In June 1944, VB-110 joined other aircraft in filling the skies over the English Channel as the Allies landed in Normandy. As the forces advanced ashore, the Eighth Air Force was developing a top secret plan to attack targets on the continent. Codenamed Project Aphrodite, the missions would involve B-17 Flying Fortress and B-24 (PB4Y-1) Liberator aircraft modified with necessary control equipment and packed with explosives. These “robots,” as an official wartime report characterized them, would launch with pilots in the cockpit to fly the airplane to a predetermined altitude and bearing, at which time control would pass to a “mother ship” and they would bail out.

Lieutenant Joseph P. Kennedy, Jr., was among the officers who volunteered for Project Aphrodite and on August 12, 1944, he and co-pilot Lieutenant Wilford J. Willy launched in an explosives-laden PB4Y-1 Liberator for a mission against Mimoyecques, France. They reached an altitude of 2,000 ft. with the “mother ships” positioned slightly behind and above the “robot.” Before reaching the first control point, the “mother ship” took control of the Liberator, using a system of on board transmitters to signal the airplane and guide it in a turn. Two minutes later, the PB4Y-1 disintegrated in an explosion, with shrapnel causing damage to a photo plane flying 300 ft. away. Kennedy and Willy were killed instantly.

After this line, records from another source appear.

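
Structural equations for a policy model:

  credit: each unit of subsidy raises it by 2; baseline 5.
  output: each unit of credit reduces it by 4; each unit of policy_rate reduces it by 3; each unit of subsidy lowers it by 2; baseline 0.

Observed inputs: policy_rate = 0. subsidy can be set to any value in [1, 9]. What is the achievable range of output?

Substituting into the output equation gives output = -10*subsidy - 20.
Linear in subsidy, so extremes are at the endpoints: subsidy = 1 gives output = -30; subsidy = 9 gives output = -110.

-110 to -30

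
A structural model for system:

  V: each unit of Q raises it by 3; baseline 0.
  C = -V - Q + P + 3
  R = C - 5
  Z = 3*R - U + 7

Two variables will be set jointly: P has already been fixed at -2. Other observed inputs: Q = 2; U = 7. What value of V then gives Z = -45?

With P held at -2:
Intervening on V fixes its value directly, overriding its dependence on Q.
Substituting into the C equation gives C = -V - 1.
Substituting into the R equation gives R = -V - 6.
This gives Z = -3*V - 18.
Solve -3*V - 18 = -45: V = (-45 + 18) / -3 = 9.

V = 9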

The death of the twenty-nine year old Lieutenant Joseph P. Kennedy, Jr., shook the very foundation of his family, a folder of condolence letters sent by friends, family, and complete strangers preserved to this day in the John F. Kennedy Presidential Library and Museum. Indeed, links to his older brother would never be far from the conscience of his younger brother. In a September 1960, campaign stop in Ft. Worth, Texas, one of the people he greeted was Mrs. Edna Willy, widow of the aviator lost with his brother sixteen years earlier. Additionally, one of the ships tasked with enforcing the quarantine of Cuba during the Cuban Missile Crisis, one of the signature moments of JFK’s presidency, was the destroyer Joseph P. Kennedy, Jr.(DD 850).